Remember that no triage officer is perfect. He too will make mistakes, and may have to decide on patient placements, upgrading them or downgrading them, possibly after many re-assessments.

The aftermath of disaster operations are too often overlooked. Once the disaster is contained and victims are hospitalized, too often “finish” is written to the episode. This is an error. The physical and psychological impact on all of us in the emergency services can leave lasting impressions that are difficult to cope with. Dollars do not remove the scars and imprints.

Psychological support is a necessity and should be the rule, not the exception. Personal and group counseling is often necessary. We need to talk, to help understand, to vent hostilities, anxieties, praise, love, affection, and concern. We need a sounding board, an ear to listen, a person to talk with, not to.
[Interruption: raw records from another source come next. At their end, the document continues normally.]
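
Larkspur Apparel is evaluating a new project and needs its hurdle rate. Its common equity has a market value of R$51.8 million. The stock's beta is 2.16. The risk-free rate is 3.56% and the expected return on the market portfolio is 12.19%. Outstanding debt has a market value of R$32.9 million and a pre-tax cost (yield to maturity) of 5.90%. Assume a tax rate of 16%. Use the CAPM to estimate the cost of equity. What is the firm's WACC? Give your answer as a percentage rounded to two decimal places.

Market risk premium = 12.19% − 3.56% = 8.63%.
Cost of equity via CAPM: Re = 3.56% + 2.16 × 8.63% = 22.2008%.
Total capital V = 51.8 + 32.9 = 84.7.
Equity: weight = 51.8/84.7 = 0.6116; cost = 22.2008%.
Debt: weight = 32.9/84.7 = 0.3884; after-tax cost = 5.9% × (1 − 16%) = 4.9560%.
WACC = 0.6116 × 22.2008% + 0.3884 × 4.9560% = 15.5024%.

15.50%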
I’m not talking about “bull” sessions, but professional counseling sessions as well as dialogue with co-workers. Postmortems (general and specific critiques) are necessary ingredients in the total spectrum of crisis management. In emergency services, mental and psychological health is just as important as physical well-being.

This short treatise has only been to project the medical responsibility in a disaster. The total scope of organizational responsibilities in a crisis is great, with all areas of emergency services participating. The integrated system of all agencies and the team approach is of paramount importance. Basically, it comes down to: PLAN THE WORK, WORK THE PLAN.